Ozersk es un nombre en clave, derivado de la palabra rusa cero, que simplemente significa "lago". Su otro nombre es Chelyabinsk 40, que significa Ciudad 40. Era, y sigue siendo, parte de esta red de atomgrados secretos. En la década de 1960, la especialidad de City 40 era producir plutonio apto para armas.

Hacia fines de 1958, algo sucedió en City 40. Todavía no sabemos exactamente qué. Pero sabemos que miles de kilómetros de tierra alrededor de la Ciudad 40 han sido irradiados. También sabemos que cientos de personas en un pueblo a 90 kilómetros de distancia han sido hospitalizadas con enfermedad por radiación. Si la gente tan lejana estaba tan enferma, la cantidad de radiación emitida debe haber sido enorme.

Pero a diferencia de Chernobyl, casi nadie en Occidente ha oído hablar de City 40 incluso hoy. De hecho, cuando el científico soviético Zhores Medvedev dio la noticia a la prensa occidental en la década de 1970, nadie le creyó. Muchos científicos occidentales negaron rotundamente lo que dijo. Nadie podía aceptar que hubo un gran desastre nuclear que permaneció en secreto. Pero lo hizo.

Después de leer el libro de Medvedev sobre el desastre y ver los documentos desclasificados de la CIA que le adjuntó, comencé a escribir. Empecé a aprender ruso, mirando imágenes de archivo y navegando por el sitio web de Rosatom, la actual agencia nuclear rusa, que tiene mucha información sobre la Ciudad 40. Tomé un curso de física nuclear para entender los documentos que encontré. La imagen que salió fue tan extraña que podría haber venido de un cómic, y creo que en parte es por eso que se ha mantenido en secreto. La verdad es tan bizarra que no parece estar en lo cierto: cientos de miles de personas expuestas a la radiación ya la tierra radiactiva que sigue siendo peligrosa hoy en día; problemas de salud generalizados incluso ahora a causa de ello; y en su centro, una instalación llamada Mayak, el faro, que en realidad produjo el polonio que mató a Alexander Litvinenko, un destacado crítico del presidente ruso Vladimir Putin, en 2006.
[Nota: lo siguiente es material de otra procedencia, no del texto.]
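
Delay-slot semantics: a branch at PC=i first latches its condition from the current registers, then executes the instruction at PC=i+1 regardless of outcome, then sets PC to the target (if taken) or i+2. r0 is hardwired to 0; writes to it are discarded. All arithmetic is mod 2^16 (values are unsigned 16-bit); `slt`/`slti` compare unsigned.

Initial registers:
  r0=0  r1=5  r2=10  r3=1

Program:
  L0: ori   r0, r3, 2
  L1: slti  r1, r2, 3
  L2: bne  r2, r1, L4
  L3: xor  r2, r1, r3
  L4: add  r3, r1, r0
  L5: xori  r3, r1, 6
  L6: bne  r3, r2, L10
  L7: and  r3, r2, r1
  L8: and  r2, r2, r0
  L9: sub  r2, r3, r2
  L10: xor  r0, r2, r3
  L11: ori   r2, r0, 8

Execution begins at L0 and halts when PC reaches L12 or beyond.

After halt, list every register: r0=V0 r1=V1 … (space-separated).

  step pc=0: ori   r0, r3, 2  regs=(0,5,10,1)
  step pc=1: slti  r1, r2, 3  regs=(0,0,10,1)
  step pc=2: bne  r2, r1, L4  cond=T  regs=(0,0,10,1)
  step pc=3: xor  r2, r1, r3  regs=(0,0,1,1)
  step pc=4: add  r3, r1, r0  regs=(0,0,1,0)
  step pc=5: xori  r3, r1, 6  regs=(0,0,1,6)
  step pc=6: bne  r3, r2, L10  cond=T  regs=(0,0,1,6)
  step pc=7: and  r3, r2, r1  regs=(0,0,1,0)
  step pc=10: xor  r0, r2, r3  regs=(0,0,1,0)
  step pc=11: ori   r2, r0, 8  regs=(0,0,8,0)

r0=0 r1=0 r2=8 r3=0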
Todo esto llevó a La vida media de Valery K.que trata sobre un científico enviado a trabajar en City 40 en 1963, y lo que sucede cuando comienza a mirar demasiado de cerca sus secretos.

Foto de Natasha Pulley © Jamie Drew.

También puedes leer

Deja una respuesta

Tu dirección de correo electrónico no será publicada.

Subir

Este sitio utiliza cookies de Google para prestar sus servicios y para analizar su tráfico. Tu dirección IP y user-agent se comparten con Google, junto con las métricas de rendimiento y de seguridad, para garantizar la calidad del servicio, generar estadísticas de uso y detectar y solucionar abusos.